Il pourrait donc bien y avoir un alunissage supplémentaire dans le cadre du programme Artemis. La NASA n’a cependant pas précisé ce qui se passerait après cette échéance. On peut s’attendre à ce que SpaceX et le futur lauréat de ce nouveau contrat soient systématiquement mis en compétition pour chaque lancement.

Elon Musk
C’est aussi une bonne nouvelle pour SpaceX, qui va apparemment pouvoir produire un second alunisseur pour le compte de l’agence. © Tumisu – Pixabay / Elon Musk

La compétition repart de plus belle

C’est en tout cas une stratégie qui serait cohérente avec le positionnement de Bill Nelson. L’administrateur de la NASA n’a jamais caché sa volonté de faire de la NASA un acteur majeur de la transition vers ce nouvel écosystème, où l’aérospatiale privée jouera un rôle prépondérant. “J’ai promis de la compétition, en voilà”, a-t-il déclaré.

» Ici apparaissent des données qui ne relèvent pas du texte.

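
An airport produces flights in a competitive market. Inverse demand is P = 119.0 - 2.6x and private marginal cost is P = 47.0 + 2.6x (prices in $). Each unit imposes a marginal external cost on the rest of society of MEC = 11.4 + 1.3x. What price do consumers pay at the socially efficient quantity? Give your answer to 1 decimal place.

Social marginal cost = private MC + MEC = 58.4 + 3.9x.
Set SMC = demand: 58.4 + 3.9x = 119.0 - 2.6x → x* = 9.3231.
Consumer price on the demand curve at x*: 119.0 − 2.6×9.3231 = 94.7599.

P = $94.8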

Cela implique évidemment d’introduire une forme de sélection par la concurrence; or, la NASA est aujourd’hui parfaitement positionnée pour jouer ce rôle de pivot. Elle peut pousser les acteurs privés à jouer des coudes en proposant des technologies toujours plus performantes à des prix de plus bas et dans des délais de plus en plus courts.

Pour l’instant, la NASA se refuse encore à parler argent; nous ne savons pas encore combien cela va lui coûter, combien elle compte demander au Congrès, ou encore quelle somme ce dernier sera prêt à lui accorder. La réponse à toutes ces questions arrivera vraisemblablement au cours du printemps, lorsque le budget de l’administration américaine sera dévoilé le 28 mars prochain.